Les envies d’un panel de non-spécialistes animés par les images à la mode sont-elles vraiment fiables pour la vie et la qualité d’un projet architectural voulu comme pérenne et évolutif ? Les promoteurs bénissent Instagram et la vague des cuisines ouvertes, même dans des T2, c’est moins cher. Mais dans 5 ou 10 ans, quand la mode sera passée et que le couple W voudra une cuisine fermée, il y aura comme un «hic» pour fermer une pièce en second jour.
L’avis de tous les futurs habitants est recueilli jusque dans les logements. A partir de là, l’AMU laisse la place à un nouveau partenaire, un commercialisateur, cette fois. La start-up offre alors le luxe aux potentiels clients de se prendre pour un architecte. La génération des Sim’s à la vie longue, encore plus quand elle est dirigée par des maires qui ont depuis longtemps dépassé l’âge de la retraite.
L’homme politique est bien plus réversible et évolutif qu’un logement dernier cri.
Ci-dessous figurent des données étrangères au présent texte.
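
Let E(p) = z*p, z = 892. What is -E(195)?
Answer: -173940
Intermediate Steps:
E(p) = 892*p
-E(195) = -892*195 = -1*173940 = -173940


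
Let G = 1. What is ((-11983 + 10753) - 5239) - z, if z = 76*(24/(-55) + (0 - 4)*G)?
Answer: -337251/55 ≈ -6131.8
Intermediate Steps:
z = -18544/55 (z = 76*(24/(-55) + (0 - 4)*1) = 76*(24*(-1/55) - 4*1) = 76*(-24/55 - 4) = 76*(-244/55) = -18544/55 ≈ -337.16)
((-11983 + 10753) - 5239) - z = ((-11983 + 10753) - 5239) - 1*(-18544/55) = (-1230 - 5239) + 18544/55 = -6469 + 18544/55 = -337251/55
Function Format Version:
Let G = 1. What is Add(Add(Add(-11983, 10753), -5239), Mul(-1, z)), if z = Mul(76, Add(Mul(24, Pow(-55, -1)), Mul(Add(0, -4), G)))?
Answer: Rational(-337251, 55) ≈ -6131.8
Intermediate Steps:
z = Rational(-18544, 55) (z = Mul(76, Add(Mul(24, Pow(-55, -1)), Mul(Add(0, -4), 1))) = Mul(76, Add(Mul(24, Rational(-1, 55)), Mul(-4, 1))) = Mul(76, Add(Rational(-24, 55), -4)) = Mul(76, Rational(-244, 55)) = Rational(-18544, 55) ≈ -337.16)
Add(Add(Add(-11983, 10753), -5239), Mul(-1, z)) = Add(Add(Add(-11983, 10753), -5239), Mul(-1, Rational(-18544, 55))) = Add(Add(-1230, -5239), Rational(18544, 55)) = Add(-6469, Rational(18544, 55)) = Rational(-337251, 55)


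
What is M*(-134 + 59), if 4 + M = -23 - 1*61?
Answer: 6600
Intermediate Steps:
M = -88 (M = -4 + (-23 - 1*61) = -4 + (-23 - 61) = -4 - 84 = -88)
M*(-134 + 59) = -88*(-134 + 59) = -88*(-75) = 6600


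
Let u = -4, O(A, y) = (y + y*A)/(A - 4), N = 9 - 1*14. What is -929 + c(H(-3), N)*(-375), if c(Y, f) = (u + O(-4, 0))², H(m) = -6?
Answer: -6929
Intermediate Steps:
N = -5 (N = 9 - 14 = -5)
O(A, y) = (y + A*y)/(-4 + A)
c(Y, f) = 16 (c(Y, f) = (-4 + 0*(1 - 4)/(-4 - 4))² = (-4 + 0*(-3)/(-8))² = (-4 + 0*(-⅛)*(-3))² = (-4 + 0)² = (-4)² = 16)
-929 + c(H(-3), N)*(-375) = -929 + 16*(-375) = -929 - 6000 = -6929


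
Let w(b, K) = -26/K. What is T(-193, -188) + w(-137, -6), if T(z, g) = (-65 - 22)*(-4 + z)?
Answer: 51430/3 ≈ 17143.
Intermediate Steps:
T(z, g) = 348 - 87*z (T(z, g) = -87*(-4 + z) = 348 - 87*z)
T(-193, -188) + w(-137, -6) = (348 - 87*(-193)) - 26/(-6) = (348 + 16791) - 26*(-1/6) = 17139 + 13/3 = 51430/3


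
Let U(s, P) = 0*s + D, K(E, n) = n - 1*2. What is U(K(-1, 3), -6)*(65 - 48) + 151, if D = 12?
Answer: 355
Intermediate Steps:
K(E, n) = -2 + n (K(E, n) = n - 2 = -2 + n)
U(s, P) = 12 (U(s, P) = 0*s + 12 = 0 + 12 = 12)
U(K(-1, 3), -6)*(65 - 48) + 151 = 12*(65 - 48) + 151 = 12*17 + 151 = 204 + 151 = 355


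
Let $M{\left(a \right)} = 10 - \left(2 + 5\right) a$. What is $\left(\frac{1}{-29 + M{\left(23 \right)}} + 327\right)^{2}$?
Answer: $\frac{3464381881}{32400} \approx 1.0693 \cdot 10^{5}$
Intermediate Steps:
$M{\left(a \right)} = 10 - 7 a$
$\left(\frac{1}{-29 + M{\left(23 \right)}} + 327\right)^{2} = \left(\frac{1}{-29 + \left(10 - 161\right)} + 327\right)^{2} = \left(\frac{1}{-29 - 151} + 327\right)^{2} = \left(\frac{1}{-180} + 327\right)^{2} = \left(- \frac{1}{180} + 327\right)^{2} = \left(\frac{58859}{180}\right)^{2} = \frac{3464381881}{32400}$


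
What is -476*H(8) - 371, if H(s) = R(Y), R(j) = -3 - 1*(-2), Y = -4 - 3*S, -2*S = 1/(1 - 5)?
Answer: 105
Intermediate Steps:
S = ⅛ (S = -1/(2*(1 - 5)) = -½/(-4) = -½*(-¼) = ⅛ ≈ 0.12500)
Y = -35/8 (Y = -4 - 3*⅛ = -4 - 3/8 = -35/8 ≈ -4.3750)
R(j) = -1 (R(j) = -3 + 2 = -1)
H(s) = -1
-476*H(8) - 371 = -476*(-1) - 371 = 476 - 371 = 105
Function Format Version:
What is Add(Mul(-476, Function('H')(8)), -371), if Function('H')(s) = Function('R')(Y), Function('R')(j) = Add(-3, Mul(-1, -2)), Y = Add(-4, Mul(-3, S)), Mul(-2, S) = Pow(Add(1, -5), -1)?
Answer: 105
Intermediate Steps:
S = Rational(1, 8) (S = Mul(Rational(-1, 2), Pow(Add(1, -5), -1)) = Mul(Rational(-1, 2), Pow(-4, -1)) = Mul(Rational(-1, 2), Rational(-1, 4)) = Rational(1, 8) ≈ 0.12500)
Y = Rational(-35, 8) (Y = Add(-4, Mul(-3, Rational(1, 8))) = Add(-4, Rational(-3, 8)) = Rational(-35, 8) ≈ -4.3750)
Function('R')(j) = -1 (Function('R')(j) = Add(-3, 2) = -1)
Function('H')(s) = -1
Add(Mul(-476, Function('H')(8)), -371) = Add(Mul(-476, -1), -371) = Add(476, -371) = 105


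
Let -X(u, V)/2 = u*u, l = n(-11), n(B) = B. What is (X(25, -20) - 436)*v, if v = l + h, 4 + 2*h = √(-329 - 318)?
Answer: 21918 - 843*I*√647 ≈ 21918.0 - 21443.0*I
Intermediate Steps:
l = -11
X(u, V) = -2*u² (X(u, V) = -2*u*u = -2*u²)
h = -2 + I*√647/2 (h = -2 + √(-329 - 318)/2 = -2 + √(-647)/2 = -2 + (I*√647)/2 = -2 + I*√647/2 ≈ -2.0 + 12.718*I)
v = -13 + I*√647/2 (v = -11 + (-2 + I*√647/2) = -13 + I*√647/2 ≈ -13.0 + 12.718*I)
(X(25, -20) - 436)*v = (-2*25² - 436)*(-13 + I*√647/2) = (-2*625 - 436)*(-13 + I*√647/2) = (-1250 - 436)*(-13 + I*√647/2) = -1686*(-13 + I*√647/2) = 21918 - 843*I*√647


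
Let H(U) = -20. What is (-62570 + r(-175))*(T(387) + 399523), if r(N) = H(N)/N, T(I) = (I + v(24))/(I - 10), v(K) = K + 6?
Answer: -329850954208248/13195 ≈ -2.4998e+10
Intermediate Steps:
v(K) = 6 + K
T(I) = (30 + I)/(-10 + I) (T(I) = (I + (6 + 24))/(I - 10) = (I + 30)/(-10 + I) = (30 + I)/(-10 + I))
r(N) = -20/N
(-62570 + r(-175))*(T(387) + 399523) = (-62570 - 20/(-175))*((30 + 387)/(-10 + 387) + 399523) = (-62570 - 20*(-1/175))*(417/377 + 399523) = (-62570 + 4/35)*((1/377)*417 + 399523) = -2189946*(417/377 + 399523)/35 = -2189946/35*150620588/377 = -329850954208248/13195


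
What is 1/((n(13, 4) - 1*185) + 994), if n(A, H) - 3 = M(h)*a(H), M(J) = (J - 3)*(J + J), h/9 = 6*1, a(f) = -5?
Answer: -1/26728 ≈ -3.7414e-5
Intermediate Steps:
h = 54 (h = 9*(6*1) = 9*6 = 54)
M(J) = 2*J*(-3 + J) (M(J) = (-3 + J)*(2*J) = 2*J*(-3 + J))
n(A, H) = -27537 (n(A, H) = 3 + (2*54*(-3 + 54))*(-5) = 3 + (2*54*51)*(-5) = 3 + 5508*(-5) = 3 - 27540 = -27537)
1/((n(13, 4) - 1*185) + 994) = 1/((-27537 - 1*185) + 994) = 1/((-27537 - 185) + 994) = 1/(-27722 + 994) = 1/(-26728) = -1/26728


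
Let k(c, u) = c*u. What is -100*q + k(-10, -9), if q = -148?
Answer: 14890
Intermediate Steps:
-100*q + k(-10, -9) = -100*(-148) - 10*(-9) = 14800 + 90 = 14890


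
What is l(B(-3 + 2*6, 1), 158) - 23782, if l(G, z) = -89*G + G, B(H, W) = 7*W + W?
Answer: -24486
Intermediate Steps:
B(H, W) = 8*W
l(G, z) = -88*G
l(B(-3 + 2*6, 1), 158) - 23782 = -704 - 23782 = -24486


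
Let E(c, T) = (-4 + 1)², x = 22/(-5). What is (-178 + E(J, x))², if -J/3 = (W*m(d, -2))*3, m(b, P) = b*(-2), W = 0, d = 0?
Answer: 28561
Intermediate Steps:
m(b, P) = -2*b
J = 0 (J = -3*0*(-2*0)*3 = -3*0*0*3 = -0*3 = -3*0 = 0)
x = -22/5 (x = 22*(-⅕) = -22/5 ≈ -4.4000)
E(c, T) = 9 (E(c, T) = (-3)² = 9)
(-178 + E(J, x))² = (-178 + 9)² = (-169)² = 28561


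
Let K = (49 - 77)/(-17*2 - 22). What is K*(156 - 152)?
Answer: 2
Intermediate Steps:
K = 1/2 (K = -28/(-34 - 22) = -28/(-56) = -28*(-1/56) = 1/2 ≈ 0.50000)
K*(156 - 152) = (156 - 152)/2 = (1/2)*4 = 2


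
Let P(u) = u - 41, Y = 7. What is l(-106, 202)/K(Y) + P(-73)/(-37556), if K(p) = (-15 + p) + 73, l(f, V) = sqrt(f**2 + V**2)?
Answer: 57/18778 + 2*sqrt(13010)/65 ≈ 3.5126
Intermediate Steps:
P(u) = -41 + u
l(f, V) = sqrt(V**2 + f**2)
K(p) = 58 + p
l(-106, 202)/K(Y) + P(-73)/(-37556) = sqrt(202**2 + (-106)**2)/(58 + 7) + (-41 - 73)/(-37556) = sqrt(40804 + 11236)/65 - 114*(-1/37556) = sqrt(52040)*(1/65) + 57/18778 = (2*sqrt(13010))*(1/65) + 57/18778 = 2*sqrt(13010)/65 + 57/18778 = 57/18778 + 2*sqrt(13010)/65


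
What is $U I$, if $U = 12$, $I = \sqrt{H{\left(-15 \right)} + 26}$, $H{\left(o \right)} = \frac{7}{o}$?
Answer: $\frac{4 \sqrt{5745}}{5} \approx 60.637$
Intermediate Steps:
$I = \frac{\sqrt{5745}}{15}$ ($I = \sqrt{\frac{7}{-15} + 26} = \sqrt{7 \left(- \frac{1}{15}\right) + 26} = \sqrt{- \frac{7}{15} + 26} = \sqrt{\frac{383}{15}} = \frac{\sqrt{5745}}{15} \approx 5.0531$)
$U I = 12 \frac{\sqrt{5745}}{15} = \frac{4 \sqrt{5745}}{5}$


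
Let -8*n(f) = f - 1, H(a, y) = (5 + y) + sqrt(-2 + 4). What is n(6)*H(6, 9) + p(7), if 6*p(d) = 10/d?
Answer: -715/84 - 5*sqrt(2)/8 ≈ -9.3958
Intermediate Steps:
H(a, y) = 5 + y + sqrt(2) (H(a, y) = (5 + y) + sqrt(2) = 5 + y + sqrt(2))
p(d) = 5/(3*d) (p(d) = (10/d)/6 = 5/(3*d))
n(f) = 1/8 - f/8 (n(f) = -(f - 1)/8 = -(-1 + f)/8 = 1/8 - f/8)
n(6)*H(6, 9) + p(7) = (1/8 - 1/8*6)*(5 + 9 + sqrt(2)) + (5/3)/7 = (1/8 - 3/4)*(14 + sqrt(2)) + (5/3)*(1/7) = -5*(14 + sqrt(2))/8 + 5/21 = (-35/4 - 5*sqrt(2)/8) + 5/21 = -715/84 - 5*sqrt(2)/8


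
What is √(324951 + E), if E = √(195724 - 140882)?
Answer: √(324951 + √54842) ≈ 570.25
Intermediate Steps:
E = √54842 ≈ 234.18
√(324951 + E) = √(324951 + √54842)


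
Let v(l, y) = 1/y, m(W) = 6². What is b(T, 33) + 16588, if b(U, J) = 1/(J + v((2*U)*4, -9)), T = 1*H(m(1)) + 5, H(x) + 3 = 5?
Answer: 4910057/296 ≈ 16588.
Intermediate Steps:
m(W) = 36
H(x) = 2 (H(x) = -3 + 5 = 2)
T = 7 (T = 1*2 + 5 = 2 + 5 = 7)
b(U, J) = 1/(-⅑ + J) (b(U, J) = 1/(J + 1/(-9)) = 1/(J - ⅑) = 1/(-⅑ + J))
b(T, 33) + 16588 = 9/(-1 + 9*33) + 16588 = 9/(-1 + 297) + 16588 = 9/296 + 16588 = 4910057/296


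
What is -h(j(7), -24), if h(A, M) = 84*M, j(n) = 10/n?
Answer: 2016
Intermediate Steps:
-h(j(7), -24) = -84*(-24) = -1*(-2016) = 2016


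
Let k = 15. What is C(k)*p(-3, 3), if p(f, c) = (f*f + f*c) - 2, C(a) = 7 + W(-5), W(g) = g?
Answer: -4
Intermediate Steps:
C(a) = 2 (C(a) = 7 - 5 = 2)
p(f, c) = -2 + f² + c*f (p(f, c) = (f² + c*f) - 2 = -2 + f² + c*f)
C(k)*p(-3, 3) = 2*(-2 + (-3)² + 3*(-3)) = 2*(-2 + 9 - 9) = 2*(-2) = -4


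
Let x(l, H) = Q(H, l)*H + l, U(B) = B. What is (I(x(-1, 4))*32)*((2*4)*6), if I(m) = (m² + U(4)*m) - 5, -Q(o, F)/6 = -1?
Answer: 946176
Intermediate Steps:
Q(o, F) = 6 (Q(o, F) = -6*(-1) = 6)
x(l, H) = l + 6*H (x(l, H) = 6*H + l = l + 6*H)
I(m) = -5 + m² + 4*m (I(m) = (m² + 4*m) - 5 = -5 + m² + 4*m)
(I(x(-1, 4))*32)*((2*4)*6) = ((-5 + (-1 + 6*4)² + 4*(-1 + 6*4))*32)*((2*4)*6) = ((-5 + (-1 + 24)² + 4*(-1 + 24))*32)*(8*6) = ((-5 + 23² + 4*23)*32)*48 = ((-5 + 529 + 92)*32)*48 = (616*32)*48 = 19712*48 = 946176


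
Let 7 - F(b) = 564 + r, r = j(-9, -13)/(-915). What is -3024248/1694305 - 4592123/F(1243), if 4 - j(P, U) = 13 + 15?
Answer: 2372525574086611/287850559365 ≈ 8242.2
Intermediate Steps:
j(P, U) = -24 (j(P, U) = 4 - (13 + 15) = 4 - 1*28 = 4 - 28 = -24)
r = 8/305 (r = -24/(-915) = -24*(-1/915) = 8/305 ≈ 0.026230)
F(b) = -169893/305 (F(b) = 7 - (564 + 8/305) = 7 - 1*172028/305 = 7 - 172028/305 = -169893/305)
-3024248/1694305 - 4592123/F(1243) = -3024248/1694305 - 4592123/(-169893/305) = -3024248*1/1694305 - 4592123*(-305/169893) = -3024248/1694305 + 1400597515/169893 = 2372525574086611/287850559365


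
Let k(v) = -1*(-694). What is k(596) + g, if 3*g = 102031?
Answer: 104113/3 ≈ 34704.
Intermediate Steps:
k(v) = 694
g = 102031/3 (g = (⅓)*102031 = 102031/3 ≈ 34010.)
k(596) + g = 694 + 102031/3 = 104113/3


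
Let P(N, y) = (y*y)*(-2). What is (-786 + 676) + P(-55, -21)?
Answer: -992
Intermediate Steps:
P(N, y) = -2*y² (P(N, y) = y²*(-2) = -2*y²)
(-786 + 676) + P(-55, -21) = (-786 + 676) - 2*(-21)² = -110 - 2*441 = -110 - 882 = -992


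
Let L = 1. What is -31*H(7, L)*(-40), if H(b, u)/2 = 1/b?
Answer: 2480/7 ≈ 354.29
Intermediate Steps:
H(b, u) = 2/b
-31*H(7, L)*(-40) = -62/7*(-40) = 2480/7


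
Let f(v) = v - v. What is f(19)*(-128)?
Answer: 0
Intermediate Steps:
f(v) = 0
f(19)*(-128) = 0*(-128) = 0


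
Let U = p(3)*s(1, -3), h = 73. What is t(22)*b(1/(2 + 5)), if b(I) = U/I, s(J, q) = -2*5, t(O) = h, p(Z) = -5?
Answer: 25550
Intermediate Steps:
t(O) = 73
s(J, q) = -10
U = 50 (U = -5*(-10) = 50)
b(I) = 50/I
t(22)*b(1/(2 + 5)) = 73*(50/(1/(2 + 5))) = 73*(50/(1/7)) = 73*(50/(⅐)) = 73*(50*7) = 73*350 = 25550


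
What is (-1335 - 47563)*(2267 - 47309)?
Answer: 2202463716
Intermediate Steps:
(-1335 - 47563)*(2267 - 47309) = -48898*(-45042) = 2202463716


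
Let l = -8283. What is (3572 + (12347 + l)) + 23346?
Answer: 30982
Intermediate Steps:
(3572 + (12347 + l)) + 23346 = (3572 + (12347 - 8283)) + 23346 = (3572 + 4064) + 23346 = 7636 + 23346 = 30982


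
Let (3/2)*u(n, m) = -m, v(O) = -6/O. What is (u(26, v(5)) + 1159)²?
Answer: 33628401/25 ≈ 1.3451e+6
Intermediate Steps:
u(n, m) = -2*m/3 (u(n, m) = 2*(-m)/3 = -2*m/3)
(u(26, v(5)) + 1159)² = (-(-4)/5 + 1159)² = (-⅔*(-6/5) + 1159)² = (⅘ + 1159)² = (5799/5)² = 33628401/25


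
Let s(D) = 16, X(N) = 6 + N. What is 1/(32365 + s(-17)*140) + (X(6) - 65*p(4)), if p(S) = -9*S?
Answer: 81390961/34605 ≈ 2352.0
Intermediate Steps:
1/(32365 + s(-17)*140) + (X(6) - 65*p(4)) = 1/(32365 + 16*140) + ((6 + 6) - (-585)*4) = 1/(32365 + 2240) + (12 - 65*(-36)) = 1/34605 + (12 + 2340) = 1/34605 + 2352 = 81390961/34605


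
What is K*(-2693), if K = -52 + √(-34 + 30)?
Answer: 140036 - 5386*I ≈ 1.4004e+5 - 5386.0*I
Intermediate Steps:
K = -52 + 2*I (K = -52 + √(-4) = -52 + 2*I ≈ -52.0 + 2.0*I)
K*(-2693) = (-52 + 2*I)*(-2693) = 140036 - 5386*I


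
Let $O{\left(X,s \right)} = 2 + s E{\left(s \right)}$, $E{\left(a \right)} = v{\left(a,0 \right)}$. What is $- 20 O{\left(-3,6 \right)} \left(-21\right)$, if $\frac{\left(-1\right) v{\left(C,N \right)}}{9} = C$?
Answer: $-135240$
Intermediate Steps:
$v{\left(C,N \right)} = - 9 C$
$E{\left(a \right)} = - 9 a$
$O{\left(X,s \right)} = 2 - 9 s^{2}$ ($O{\left(X,s \right)} = 2 + s \left(- 9 s\right) = 2 - 9 s^{2}$)
$- 20 O{\left(-3,6 \right)} \left(-21\right) = - 20 \left(2 - 9 \cdot 6^{2}\right) \left(-21\right) = - 20 \left(2 - 324\right) \left(-21\right) = \left(-20\right) \left(-322\right) \left(-21\right) = 6440 \left(-21\right) = -135240$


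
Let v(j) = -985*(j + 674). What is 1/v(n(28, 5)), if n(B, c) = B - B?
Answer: -1/663890 ≈ -1.5063e-6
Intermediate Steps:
n(B, c) = 0
v(j) = -663890 - 985*j (v(j) = -985*(674 + j) = -663890 - 985*j)
1/v(n(28, 5)) = 1/(-663890 - 985*0) = 1/(-663890 + 0) = 1/(-663890) = -1/663890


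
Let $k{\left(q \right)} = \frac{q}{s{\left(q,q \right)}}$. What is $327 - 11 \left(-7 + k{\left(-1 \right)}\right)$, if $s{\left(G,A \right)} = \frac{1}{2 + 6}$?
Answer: $492$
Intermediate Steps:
$s{\left(G,A \right)} = \frac{1}{8}$
$k{\left(q \right)} = 8 q$ ($k{\left(q \right)} = q \frac{1}{\frac{1}{8}} = q 8 = 8 q$)
$327 - 11 \left(-7 + k{\left(-1 \right)}\right) = 327 - 11 \left(-7 + 8 \left(-1\right)\right) = 327 - 11 \left(-7 - 8\right) = 327 - 11 \left(-15\right) = 327 - -165 = 327 + 165 = 492$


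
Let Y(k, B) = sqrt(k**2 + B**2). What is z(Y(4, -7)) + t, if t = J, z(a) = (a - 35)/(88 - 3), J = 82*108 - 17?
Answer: 150256/17 + sqrt(65)/85 ≈ 8838.7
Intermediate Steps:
Y(k, B) = sqrt(B**2 + k**2)
J = 8839 (J = 8856 - 17 = 8839)
z(a) = -7/17 + a/85 (z(a) = (-35 + a)/85 = (-35 + a)*(1/85) = -7/17 + a/85)
t = 8839
z(Y(4, -7)) + t = (-7/17 + sqrt((-7)**2 + 4**2)/85) + 8839 = (-7/17 + sqrt(49 + 16)/85) + 8839 = (-7/17 + sqrt(65)/85) + 8839 = 150256/17 + sqrt(65)/85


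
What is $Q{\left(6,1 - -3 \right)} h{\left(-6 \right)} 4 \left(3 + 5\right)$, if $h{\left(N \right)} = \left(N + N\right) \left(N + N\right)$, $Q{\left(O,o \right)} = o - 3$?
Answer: $4608$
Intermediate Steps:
$Q{\left(O,o \right)} = -3 + o$ ($Q{\left(O,o \right)} = o - 3 = -3 + o$)
$h{\left(N \right)} = 4 N^{2}$ ($h{\left(N \right)} = 2 N 2 N = 4 N^{2}$)
$Q{\left(6,1 - -3 \right)} h{\left(-6 \right)} 4 \left(3 + 5\right) = \left(-3 + \left(1 - -3\right)\right) 4 \left(-6\right)^{2} \cdot 4 \left(3 + 5\right) = \left(-3 + \left(1 + 3\right)\right) 4 \cdot 36 \cdot 4 \cdot 8 = \left(-3 + 4\right) 144 \cdot 32 = 1 \cdot 144 \cdot 32 = 144 \cdot 32 = 4608$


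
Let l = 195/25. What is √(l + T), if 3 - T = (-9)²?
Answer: 3*I*√195/5 ≈ 8.3785*I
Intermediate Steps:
T = -78 (T = 3 - 1*(-9)² = 3 - 1*81 = 3 - 81 = -78)
l = 39/5 (l = 195*(1/25) = 39/5 ≈ 7.8000)
√(l + T) = √(39/5 - 78) = √(-351/5) = 3*I*√195/5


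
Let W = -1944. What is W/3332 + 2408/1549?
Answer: 1253050/1290317 ≈ 0.97112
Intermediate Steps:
W/3332 + 2408/1549 = -1944/3332 + 2408/1549 = -1944*1/3332 + 2408*(1/1549) = -486/833 + 2408/1549 = 1253050/1290317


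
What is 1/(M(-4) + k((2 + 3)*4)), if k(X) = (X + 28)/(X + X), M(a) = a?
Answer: -5/14 ≈ -0.35714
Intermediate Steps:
k(X) = (28 + X)/(2*X) (k(X) = (28 + X)/((2*X)) = (28 + X)*(1/(2*X)) = (28 + X)/(2*X))
1/(M(-4) + k((2 + 3)*4)) = 1/(-4 + (28 + (2 + 3)*4)/(2*(((2 + 3)*4)))) = 1/(-4 + (28 + 5*4)/(2*((5*4)))) = 1/(-4 + (½)*(28 + 20)/20) = 1/(-4 + (½)*(1/20)*48) = 1/(-4 + 6/5) = 1/(-14/5) = -5/14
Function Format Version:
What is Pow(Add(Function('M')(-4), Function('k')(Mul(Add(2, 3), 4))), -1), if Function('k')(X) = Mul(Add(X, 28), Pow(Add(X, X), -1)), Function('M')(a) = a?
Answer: Rational(-5, 14) ≈ -0.35714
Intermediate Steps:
Function('k')(X) = Mul(Rational(1, 2), Pow(X, -1), Add(28, X)) (Function('k')(X) = Mul(Add(28, X), Pow(Mul(2, X), -1)) = Mul(Add(28, X), Mul(Rational(1, 2), Pow(X, -1))) = Mul(Rational(1, 2), Pow(X, -1), Add(28, X)))
Pow(Add(Function('M')(-4), Function('k')(Mul(Add(2, 3), 4))), -1) = Pow(Add(-4, Mul(Rational(1, 2), Pow(Mul(Add(2, 3), 4), -1), Add(28, Mul(Add(2, 3), 4)))), -1) = Pow(Add(-4, Mul(Rational(1, 2), Pow(Mul(5, 4), -1), Add(28, Mul(5, 4)))), -1) = Pow(Add(-4, Mul(Rational(1, 2), Pow(20, -1), Add(28, 20))), -1) = Pow(Add(-4, Mul(Rational(1, 2), Rational(1, 20), 48)), -1) = Pow(Add(-4, Rational(6, 5)), -1) = Pow(Rational(-14, 5), -1) = Rational(-5, 14)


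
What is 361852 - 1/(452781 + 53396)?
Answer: 183161159803/506177 ≈ 3.6185e+5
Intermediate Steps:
361852 - 1/(452781 + 53396) = 361852 - 1/506177 = 183161159803/506177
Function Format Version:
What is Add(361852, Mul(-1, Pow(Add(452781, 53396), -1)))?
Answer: Rational(183161159803, 506177) ≈ 3.6185e+5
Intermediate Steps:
Add(361852, Mul(-1, Pow(Add(452781, 53396), -1))) = Add(361852, Mul(-1, Pow(506177, -1))) = Add(361852, Mul(-1, Rational(1, 506177))) = Add(361852, Rational(-1, 506177)) = Rational(183161159803, 506177)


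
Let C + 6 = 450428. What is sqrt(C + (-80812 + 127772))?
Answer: sqrt(497382) ≈ 705.25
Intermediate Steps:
C = 450422 (C = -6 + 450428 = 450422)
sqrt(C + (-80812 + 127772)) = sqrt(450422 + (-80812 + 127772)) = sqrt(450422 + 46960) = sqrt(497382)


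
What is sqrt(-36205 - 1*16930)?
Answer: I*sqrt(53135) ≈ 230.51*I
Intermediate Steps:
sqrt(-36205 - 1*16930) = sqrt(-36205 - 16930) = sqrt(-53135) = I*sqrt(53135)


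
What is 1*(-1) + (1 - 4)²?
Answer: 8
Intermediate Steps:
1*(-1) + (1 - 4)² = -1 + (-3)² = -1 + 9 = 8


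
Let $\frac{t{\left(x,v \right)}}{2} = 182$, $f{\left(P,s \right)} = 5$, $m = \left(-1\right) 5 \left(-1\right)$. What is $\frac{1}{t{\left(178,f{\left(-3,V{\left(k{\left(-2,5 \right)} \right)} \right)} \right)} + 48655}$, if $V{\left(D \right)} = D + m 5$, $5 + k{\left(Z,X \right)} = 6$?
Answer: $\frac{1}{49019} \approx 2.04 \cdot 10^{-5}$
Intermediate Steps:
$m = 5$ ($m = \left(-5\right) \left(-1\right) = 5$)
$k{\left(Z,X \right)} = 1$ ($k{\left(Z,X \right)} = -5 + 6 = 1$)
$V{\left(D \right)} = 25 + D$ ($V{\left(D \right)} = D + 5 \cdot 5 = D + 25 = 25 + D$)
$t{\left(x,v \right)} = 364$ ($t{\left(x,v \right)} = 2 \cdot 182 = 364$)
$\frac{1}{t{\left(178,f{\left(-3,V{\left(k{\left(-2,5 \right)} \right)} \right)} \right)} + 48655} = \frac{1}{364 + 48655} = \frac{1}{49019}$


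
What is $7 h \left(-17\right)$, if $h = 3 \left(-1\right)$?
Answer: $357$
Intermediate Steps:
$h = -3$
$7 h \left(-17\right) = 7 \left(-3\right) \left(-17\right) = \left(-21\right) \left(-17\right) = 357$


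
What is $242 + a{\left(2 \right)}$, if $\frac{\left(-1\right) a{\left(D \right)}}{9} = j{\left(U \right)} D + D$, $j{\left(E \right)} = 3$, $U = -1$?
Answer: $170$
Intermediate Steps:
$a{\left(D \right)} = - 36 D$ ($a{\left(D \right)} = - 9 \left(3 D + D\right) = - 9 \cdot 4 D = - 36 D$)
$242 + a{\left(2 \right)} = 242 - 72 = 170$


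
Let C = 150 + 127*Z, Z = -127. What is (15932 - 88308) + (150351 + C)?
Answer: 61996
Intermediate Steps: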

En réalité, sous couvert de réconcilier les habitants au service du mieux-vivre ensemble, de les responsabiliser sur l’entretien des biens immobiliers, de leur faire croire qu’ils ont la main et le pouvoir sur le produit final, les propositions tiennent dans un QCM de trois questions. Car même en pleine campagne, les concepteurs doivent encore respecter les règles urbaines qui prévalent avant toute volonté élective et un projet architectural lauréat d’un concours.
Que ce soit à l’échelle du quartier, du bâtiment ou de la cellule, de la concertation publique à la commercialisation, la multiplication des acteurs dans la prise en compte des doléances de chacun au nom d’une «ville plus inclusive» et au «service du mieux vivre-ensemble» accentue encore un peu plus la fracture entre les métropoles aux populations de classes sociales aisées, draguées effrontément à coups de marketing volage, et des villes de banlieue ou de province, qui doivent faire face à des urgences plus pragmatiques.
Et si finalement, plutôt que d’imposer toujours de nouveaux partenaires, il ne fallait pas envisager de redonner un peu de liberté à l’architecte, afin qu’il puisse de nouveau proposer et réfléchir sur la fabrication de la ville.